For these reasons, I’m inclined to view IonQ’s 2028 CRQC target as aggressive but not guaranteed. My current outlook still pegs ~2030 as the most likely timing for the first real RSA-2048 break – an estimate I moved up from 2032 after assessing recent advances. Nothing in IonQ’s news contradicts that; in fact, it reinforces the notion that 2030 ± a couple years is plausible. IonQ’s progress is a positive sign and might end up pulling Q-Day closer by a year or two if all goes well, but it doesn’t justify dramatically overhauling risk timelines yet. Roadmaps are not reality – until hardware is actually built and benchmarks met, caution is warranted.
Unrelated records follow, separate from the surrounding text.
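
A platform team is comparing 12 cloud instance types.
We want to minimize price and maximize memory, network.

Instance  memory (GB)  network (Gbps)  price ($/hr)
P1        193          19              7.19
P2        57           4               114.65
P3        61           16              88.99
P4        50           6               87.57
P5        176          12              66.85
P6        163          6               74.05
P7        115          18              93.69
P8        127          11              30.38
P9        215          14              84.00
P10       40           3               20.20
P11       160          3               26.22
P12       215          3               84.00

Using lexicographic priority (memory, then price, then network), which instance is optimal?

First maximize memory: best is 215, kept {P9, P12}.
Then minimize price: best is 84.00, kept {P9, P12}.
Then maximize network: best is 14, kept {P9}.

P9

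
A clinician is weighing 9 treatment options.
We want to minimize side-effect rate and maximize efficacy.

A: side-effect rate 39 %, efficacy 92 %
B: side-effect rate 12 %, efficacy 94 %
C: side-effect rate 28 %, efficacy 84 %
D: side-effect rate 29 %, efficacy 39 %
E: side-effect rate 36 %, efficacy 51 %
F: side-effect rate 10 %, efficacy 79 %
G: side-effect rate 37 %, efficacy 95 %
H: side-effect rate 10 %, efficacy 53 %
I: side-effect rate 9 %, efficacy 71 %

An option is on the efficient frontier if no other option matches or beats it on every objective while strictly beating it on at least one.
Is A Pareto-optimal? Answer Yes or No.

No

B vs A: side-effect rate 12≤39, efficacy 94≥92 — B is at least as good on every objective and strictly better on at least one, so B dominates A.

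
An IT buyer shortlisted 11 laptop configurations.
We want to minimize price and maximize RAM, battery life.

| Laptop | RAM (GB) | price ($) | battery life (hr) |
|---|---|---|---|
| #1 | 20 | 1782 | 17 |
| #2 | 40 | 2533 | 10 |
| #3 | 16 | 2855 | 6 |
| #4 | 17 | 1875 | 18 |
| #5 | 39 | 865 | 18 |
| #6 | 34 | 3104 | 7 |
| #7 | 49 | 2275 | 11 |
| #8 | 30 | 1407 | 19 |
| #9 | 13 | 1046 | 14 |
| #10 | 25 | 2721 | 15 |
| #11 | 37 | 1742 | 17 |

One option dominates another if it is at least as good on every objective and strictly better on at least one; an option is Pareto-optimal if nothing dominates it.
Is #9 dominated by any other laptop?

#5 vs #9: RAM 39≥13, price 865≤1046, battery life 18≥14 — #5 is at least as good on every objective and strictly better on at least one, so #5 dominates #9.

Yes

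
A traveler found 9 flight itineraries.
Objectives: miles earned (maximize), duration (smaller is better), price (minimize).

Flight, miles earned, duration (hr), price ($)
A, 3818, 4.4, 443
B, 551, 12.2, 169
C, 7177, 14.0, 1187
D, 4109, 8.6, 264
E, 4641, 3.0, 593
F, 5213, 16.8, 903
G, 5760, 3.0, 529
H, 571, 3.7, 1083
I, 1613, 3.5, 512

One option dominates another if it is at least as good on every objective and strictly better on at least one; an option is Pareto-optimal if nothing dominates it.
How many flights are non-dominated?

6

A: not dominated.
B: not dominated (best price).
C: not dominated (best miles earned).
D: not dominated.
E: dominated by G (miles earned 5760≥4641, duration 3.0≤3.0, price 529≤593).
F: dominated by G (miles earned 5760≥5213, duration 3.0≤16.8, price 529≤903).
G: not dominated.
H: dominated by E (miles earned 4641≥571, duration 3.0≤3.7, price 593≤1083).
I: not dominated.
Pareto-optimal: A, B, C, D, G, I → 6.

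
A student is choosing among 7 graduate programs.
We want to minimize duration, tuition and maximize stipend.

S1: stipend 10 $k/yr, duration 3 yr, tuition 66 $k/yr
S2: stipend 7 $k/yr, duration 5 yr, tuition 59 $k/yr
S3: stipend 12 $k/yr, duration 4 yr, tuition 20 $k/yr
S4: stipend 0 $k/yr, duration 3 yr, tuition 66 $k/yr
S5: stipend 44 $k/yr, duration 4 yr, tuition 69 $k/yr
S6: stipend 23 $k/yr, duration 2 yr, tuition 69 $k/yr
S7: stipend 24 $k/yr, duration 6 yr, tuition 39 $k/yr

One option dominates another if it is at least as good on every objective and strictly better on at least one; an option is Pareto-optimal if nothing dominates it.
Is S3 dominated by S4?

S4 vs S3: S4 is worse on stipend (0 vs 12), so it does not dominate S3.

No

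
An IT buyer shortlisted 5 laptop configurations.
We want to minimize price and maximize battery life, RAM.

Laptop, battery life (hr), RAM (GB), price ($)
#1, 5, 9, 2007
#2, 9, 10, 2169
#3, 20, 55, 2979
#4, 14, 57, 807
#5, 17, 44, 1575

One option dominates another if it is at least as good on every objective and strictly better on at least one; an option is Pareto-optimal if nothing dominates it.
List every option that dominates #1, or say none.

#4, #5

#4: battery life 14≥5, RAM 57≥9, price 807≤2007 — dominates #1.
#5: battery life 17≥5, RAM 44≥9, price 1575≤2007 — dominates #1.
Others (#2, #3) are each worse than #1 on at least one objective.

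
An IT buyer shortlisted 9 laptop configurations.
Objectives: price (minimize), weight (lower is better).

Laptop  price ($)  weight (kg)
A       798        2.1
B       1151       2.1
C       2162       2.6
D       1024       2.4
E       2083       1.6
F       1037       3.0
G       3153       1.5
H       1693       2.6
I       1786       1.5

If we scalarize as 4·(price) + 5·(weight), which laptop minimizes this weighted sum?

A: 4·798 + 5·2.1 = 3202.5
B: 4·1151 + 5·2.1 = 4614.5
C: 4·2162 + 5·2.6 = 8661.0
D: 4·1024 + 5·2.4 = 4108.0
E: 4·2083 + 5·1.6 = 8340.0
F: 4·1037 + 5·3.0 = 4163.0
G: 4·3153 + 5·1.5 = 12619.5
H: 4·1693 + 5·2.6 = 6785.0
I: 4·1786 + 5·1.5 = 7151.5
Lowest: A at 3202.5.

A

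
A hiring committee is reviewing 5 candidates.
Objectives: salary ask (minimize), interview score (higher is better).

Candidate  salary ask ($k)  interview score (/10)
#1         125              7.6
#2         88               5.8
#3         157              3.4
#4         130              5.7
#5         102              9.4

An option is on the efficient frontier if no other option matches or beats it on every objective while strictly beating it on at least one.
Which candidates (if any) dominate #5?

none

#1: worse on salary ask (125 vs 102).
#2: worse on interview score (5.8 vs 9.4).
#3: worse on salary ask (157 vs 102).
#4: worse on salary ask (130 vs 102).
No option dominates #5.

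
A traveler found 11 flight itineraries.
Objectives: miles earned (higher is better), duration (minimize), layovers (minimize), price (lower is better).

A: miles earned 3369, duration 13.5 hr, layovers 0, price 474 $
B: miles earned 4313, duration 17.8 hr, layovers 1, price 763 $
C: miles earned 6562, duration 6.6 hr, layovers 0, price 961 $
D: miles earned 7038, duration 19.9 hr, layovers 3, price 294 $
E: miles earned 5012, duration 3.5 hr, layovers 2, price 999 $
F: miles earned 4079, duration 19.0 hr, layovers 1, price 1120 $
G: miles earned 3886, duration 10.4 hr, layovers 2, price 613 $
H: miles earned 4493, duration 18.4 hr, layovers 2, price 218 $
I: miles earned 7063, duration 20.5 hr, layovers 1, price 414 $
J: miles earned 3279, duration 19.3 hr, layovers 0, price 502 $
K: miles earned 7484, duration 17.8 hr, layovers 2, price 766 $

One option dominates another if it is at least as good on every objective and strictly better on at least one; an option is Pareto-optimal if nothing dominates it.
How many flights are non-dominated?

9

A: not dominated.
B: not dominated.
C: not dominated.
D: not dominated.
E: not dominated (best duration).
F: dominated by B (miles earned 4313≥4079, duration 17.8≤19.0, layovers 1≤1, price 763≤1120).
G: not dominated.
H: not dominated (best price).
I: not dominated.
J: dominated by A (miles earned 3369≥3279, duration 13.5≤19.3, layovers 0≤0, price 474≤502).
K: not dominated (best miles earned).
Pareto-optimal: A, B, C, D, E, G, H, I, K → 9.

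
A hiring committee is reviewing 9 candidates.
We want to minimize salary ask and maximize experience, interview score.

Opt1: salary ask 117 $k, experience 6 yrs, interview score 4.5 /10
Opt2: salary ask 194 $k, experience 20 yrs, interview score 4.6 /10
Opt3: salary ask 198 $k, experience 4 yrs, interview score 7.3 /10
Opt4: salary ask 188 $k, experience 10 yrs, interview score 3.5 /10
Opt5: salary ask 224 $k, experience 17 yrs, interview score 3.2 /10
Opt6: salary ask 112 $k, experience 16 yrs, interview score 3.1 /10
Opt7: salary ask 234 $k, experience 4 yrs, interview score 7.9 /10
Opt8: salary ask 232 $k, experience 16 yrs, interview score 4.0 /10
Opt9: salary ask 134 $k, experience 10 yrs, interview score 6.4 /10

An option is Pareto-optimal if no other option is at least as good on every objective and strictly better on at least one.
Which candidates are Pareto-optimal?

Opt1, Opt2, Opt3, Opt6, Opt7, Opt9

Opt1: not dominated.
Opt2: not dominated (best experience).
Opt3: not dominated.
Opt4: dominated by Opt9 (salary ask 134≤188, experience 10≥10, interview score 6.4≥3.5).
Opt5: dominated by Opt2 (salary ask 194≤224, experience 20≥17, interview score 4.6≥3.2).
Opt6: not dominated (best salary ask).
Opt7: not dominated (best interview score).
Opt8: dominated by Opt2 (salary ask 194≤232, experience 20≥16, interview score 4.6≥4.0).
Opt9: not dominated.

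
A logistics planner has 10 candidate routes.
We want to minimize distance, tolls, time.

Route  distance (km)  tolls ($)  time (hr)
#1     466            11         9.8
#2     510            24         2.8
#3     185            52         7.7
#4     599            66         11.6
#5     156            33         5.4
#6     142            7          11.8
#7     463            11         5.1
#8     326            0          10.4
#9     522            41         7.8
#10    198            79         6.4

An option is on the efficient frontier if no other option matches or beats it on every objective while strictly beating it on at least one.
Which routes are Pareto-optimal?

#2, #5, #6, #7, #8

#1: dominated by #7 (distance 463≤466, tolls 11≤11, time 5.1≤9.8).
#2: not dominated (best time).
#3: dominated by #5 (distance 156≤185, tolls 33≤52, time 5.4≤7.7).
#4: dominated by #1 (distance 466≤599, tolls 11≤66, time 9.8≤11.6).
#5: not dominated.
#6: not dominated (best distance).
#7: not dominated.
#8: not dominated (best tolls).
#9: dominated by #2 (distance 510≤522, tolls 24≤41, time 2.8≤7.8).
#10: dominated by #5 (distance 156≤198, tolls 33≤79, time 5.4≤6.4).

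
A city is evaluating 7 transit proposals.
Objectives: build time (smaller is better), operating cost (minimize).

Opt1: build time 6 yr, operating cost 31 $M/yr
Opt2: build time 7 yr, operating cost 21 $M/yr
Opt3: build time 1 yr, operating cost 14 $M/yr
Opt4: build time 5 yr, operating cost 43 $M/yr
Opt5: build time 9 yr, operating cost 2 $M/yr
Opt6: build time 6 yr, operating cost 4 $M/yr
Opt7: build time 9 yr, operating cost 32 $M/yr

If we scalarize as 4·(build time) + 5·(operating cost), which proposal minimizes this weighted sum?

Opt6

Opt1: 4·6 + 5·31 = 179
Opt2: 4·7 + 5·21 = 133
Opt3: 4·1 + 5·14 = 74
Opt4: 4·5 + 5·43 = 235
Opt5: 4·9 + 5·2 = 46
Opt6: 4·6 + 5·4 = 44
Opt7: 4·9 + 5·32 = 196
Lowest: Opt6 at 44.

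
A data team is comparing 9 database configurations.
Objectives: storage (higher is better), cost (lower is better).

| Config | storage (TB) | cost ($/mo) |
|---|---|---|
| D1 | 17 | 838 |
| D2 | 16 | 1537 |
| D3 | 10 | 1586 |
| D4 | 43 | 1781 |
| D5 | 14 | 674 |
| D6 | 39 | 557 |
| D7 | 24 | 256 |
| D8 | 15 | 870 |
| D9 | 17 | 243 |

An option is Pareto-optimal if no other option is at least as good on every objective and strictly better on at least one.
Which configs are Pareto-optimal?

D4, D6, D7, D9

D1: dominated by D6 (storage 39≥17, cost 557≤838).
D2: dominated by D1 (storage 17≥16, cost 838≤1537).
D3: dominated by D1 (storage 17≥10, cost 838≤1586).
D4: not dominated (best storage).
D5: dominated by D6 (storage 39≥14, cost 557≤674).
D6: not dominated.
D7: not dominated.
D8: dominated by D1 (storage 17≥15, cost 838≤870).
D9: not dominated (best cost).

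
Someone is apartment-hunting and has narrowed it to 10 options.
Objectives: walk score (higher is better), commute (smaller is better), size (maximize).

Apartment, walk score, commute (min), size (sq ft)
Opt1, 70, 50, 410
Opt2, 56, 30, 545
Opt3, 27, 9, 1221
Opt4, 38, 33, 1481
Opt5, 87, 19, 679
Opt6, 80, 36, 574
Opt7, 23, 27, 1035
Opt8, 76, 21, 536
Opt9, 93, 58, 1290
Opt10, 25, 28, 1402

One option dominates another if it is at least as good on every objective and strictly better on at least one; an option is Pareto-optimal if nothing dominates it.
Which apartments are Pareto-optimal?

Opt1: dominated by Opt5 (walk score 87≥70, commute 19≤50, size 679≥410).
Opt2: dominated by Opt5 (walk score 87≥56, commute 19≤30, size 679≥545).
Opt3: not dominated (best commute).
Opt4: not dominated (best size).
Opt5: not dominated.
Opt6: dominated by Opt5 (walk score 87≥80, commute 19≤36, size 679≥574).
Opt7: dominated by Opt3 (walk score 27≥23, commute 9≤27, size 1221≥1035).
Opt8: dominated by Opt5 (walk score 87≥76, commute 19≤21, size 679≥536).
Opt9: not dominated (best walk score).
Opt10: not dominated.

Opt3, Opt4, Opt5, Opt9, Opt10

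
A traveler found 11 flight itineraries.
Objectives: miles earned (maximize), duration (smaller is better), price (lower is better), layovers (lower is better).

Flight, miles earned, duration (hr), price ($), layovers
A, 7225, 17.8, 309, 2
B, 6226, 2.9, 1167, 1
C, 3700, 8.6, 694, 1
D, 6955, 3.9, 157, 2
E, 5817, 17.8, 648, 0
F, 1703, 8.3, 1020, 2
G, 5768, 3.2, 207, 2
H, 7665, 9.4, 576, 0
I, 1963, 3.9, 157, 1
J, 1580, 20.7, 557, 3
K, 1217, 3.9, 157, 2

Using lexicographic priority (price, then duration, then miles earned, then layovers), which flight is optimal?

First minimize price: best is 157, kept {D, I, K}.
Then minimize duration: best is 3.9, kept {D, I, K}.
Then maximize miles earned: best is 6955, kept {D}.

D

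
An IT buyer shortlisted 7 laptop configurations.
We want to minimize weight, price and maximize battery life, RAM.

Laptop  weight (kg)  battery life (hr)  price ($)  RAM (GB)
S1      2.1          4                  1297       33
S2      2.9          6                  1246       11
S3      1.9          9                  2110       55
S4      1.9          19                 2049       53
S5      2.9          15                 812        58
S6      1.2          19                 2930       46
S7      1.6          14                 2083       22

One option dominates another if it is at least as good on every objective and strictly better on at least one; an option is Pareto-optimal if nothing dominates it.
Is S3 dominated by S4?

No

S4 vs S3: S4 is worse on RAM (53 vs 55), so it does not dominate S3.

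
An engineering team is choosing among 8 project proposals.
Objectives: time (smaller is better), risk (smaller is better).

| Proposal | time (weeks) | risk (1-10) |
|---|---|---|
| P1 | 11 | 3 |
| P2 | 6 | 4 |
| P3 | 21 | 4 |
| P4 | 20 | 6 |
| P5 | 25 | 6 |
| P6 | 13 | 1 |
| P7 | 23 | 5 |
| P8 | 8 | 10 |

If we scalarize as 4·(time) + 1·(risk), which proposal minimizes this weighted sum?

P1: 4·11 + 1·3 = 47
P2: 4·6 + 1·4 = 28
P3: 4·21 + 1·4 = 88
P4: 4·20 + 1·6 = 86
P5: 4·25 + 1·6 = 106
P6: 4·13 + 1·1 = 53
P7: 4·23 + 1·5 = 97
P8: 4·8 + 1·10 = 42
Lowest: P2 at 28.

P2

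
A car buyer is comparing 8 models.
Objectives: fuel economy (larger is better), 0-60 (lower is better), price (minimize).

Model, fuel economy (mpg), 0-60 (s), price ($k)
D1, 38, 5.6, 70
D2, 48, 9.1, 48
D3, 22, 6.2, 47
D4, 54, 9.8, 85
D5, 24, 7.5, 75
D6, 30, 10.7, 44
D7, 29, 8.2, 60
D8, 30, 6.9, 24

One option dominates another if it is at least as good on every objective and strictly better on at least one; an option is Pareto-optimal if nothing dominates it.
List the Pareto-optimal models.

D1: not dominated (best 0-60).
D2: not dominated.
D3: not dominated.
D4: not dominated (best fuel economy).
D5: dominated by D1 (fuel economy 38≥24, 0-60 5.6≤7.5, price 70≤75).
D6: dominated by D8 (fuel economy 30≥30, 0-60 6.9≤10.7, price 24≤44).
D7: dominated by D8 (fuel economy 30≥29, 0-60 6.9≤8.2, price 24≤60).
D8: not dominated (best price).

D1, D2, D3, D4, D8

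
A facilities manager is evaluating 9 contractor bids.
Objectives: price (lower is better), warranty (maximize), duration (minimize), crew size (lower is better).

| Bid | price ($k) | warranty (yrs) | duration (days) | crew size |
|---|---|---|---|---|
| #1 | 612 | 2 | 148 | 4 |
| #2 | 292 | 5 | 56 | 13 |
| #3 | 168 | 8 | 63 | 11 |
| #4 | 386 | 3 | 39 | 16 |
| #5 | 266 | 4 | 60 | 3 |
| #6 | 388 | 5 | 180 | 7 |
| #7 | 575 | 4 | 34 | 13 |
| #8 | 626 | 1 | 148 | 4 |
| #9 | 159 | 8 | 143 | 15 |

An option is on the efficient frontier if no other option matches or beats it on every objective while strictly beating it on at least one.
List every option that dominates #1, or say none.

#5

#5: price 266≤612, warranty 4≥2, duration 60≤148, crew size 3≤4 — dominates #1.
Others (#2, #3, #4, #6, #7, #8, #9) are each worse than #1 on at least one objective.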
From a cybersecurity policy standpoint, the distinction between 2028 and 2030 is almost academic. Whether Q-Day hits in 3 years or 7 years, the imperative for action right now remains the same. As I wrote in my Q-Day analysis, the window for transitioning to post-quantum cryptography (PQC) is now. The U.S. National Institute of Standards and Technology (NIST) has advised organizations to begin migrating off vulnerable encryption by 2030, with a goal to have quantum-resistant measures broadly deployed by 2035. Those guidelines were set precisely because experts anticipated a viable quantum attacker by the early 2030s. IonQ’s roadmap, if anything, underscores that this timeline was well-founded – and perhaps even slightly conservative. It would be folly for businesses or governments to shrug off quantum risk because IonQ might slip to 2029 or because skeptics think it “won’t happen.” The prudent course is to assume Q-Day will arrive by 2030 (if not earlier) and to work backward from there in implementing PQC upgrades. The cost of being prepared a bit too early is trivial compared to the catastrophe of being even slightly too late.